Kekuatan gabungan ini pun berkembang dalam pergerakan diaspora Indonesia di luar negeri. Dia menyebutkan bahwa jumlah anggota atau pendukung suatu organisasi atau gerakan semakin meningkat dari hari ke hari. Orang-orang yang dulunya merasakan ketidaknyamanan sendiri, pada akhirnya mendapatkan tempat untuk saling membagikan keprihatinan bersama-sama.
Orang-orang yang pada mulanya cuek pun secara bertahap menjadi lebih tertarik untuk mengeksplorasi dan mengerti masalah-masalah di dalam negara serta isu-isu global yang berkaitan dengan Indonesia.

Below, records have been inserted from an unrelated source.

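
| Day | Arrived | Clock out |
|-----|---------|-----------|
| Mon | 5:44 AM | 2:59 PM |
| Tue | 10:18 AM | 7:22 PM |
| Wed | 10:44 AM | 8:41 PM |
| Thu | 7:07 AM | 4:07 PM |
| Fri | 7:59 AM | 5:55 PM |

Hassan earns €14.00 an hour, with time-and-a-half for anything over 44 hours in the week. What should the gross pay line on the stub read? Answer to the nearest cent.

€683.20

Mon: 5:44 AM–2:59 PM = 9 h 15 min
Tue: 10:18 AM–7:22 PM = 9 h 4 min
Wed: 10:44 AM–8:41 PM = 9 h 57 min
Thu: 7:07 AM–4:07 PM = 9 h 0 min
Fri: 7:59 AM–5:55 PM = 9 h 56 min
Total worked: 47 h 12 min = 2832 min.
Regular 44 h 0 min = 2640 min at €14.00/h; overtime 3 h 12 min = 192 min at €21.00/h.
Pay = (2640 × €14.00 + 192 × €21.00) ÷ 60 = €683.20.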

"Yang paling menggetarkan adalah mereka yang pada mulanya ragu untuk berkata apa adanya—karenai status sebagai penerima bantuan atau ketakutan akan tanggapan lembaga, khususnya bagi mereka dengan posisi PNS—sekarang menjadi lebih percaya diri dan giat dalam menyuarakan pendapat. Mereka merasa bukan hanya sebatas individu," ungkap N.
Oleh karena itu, di luar pengaruhnya yang terlihat dari luar dalam membentuk perhatian masyarakat umum, gerakan diaspora pun menghasilkan lingkungan yang aman dan mendukung bagi para diaspora lainnya untuk saling belajar, bertanya, serta berkarya bersama-sama.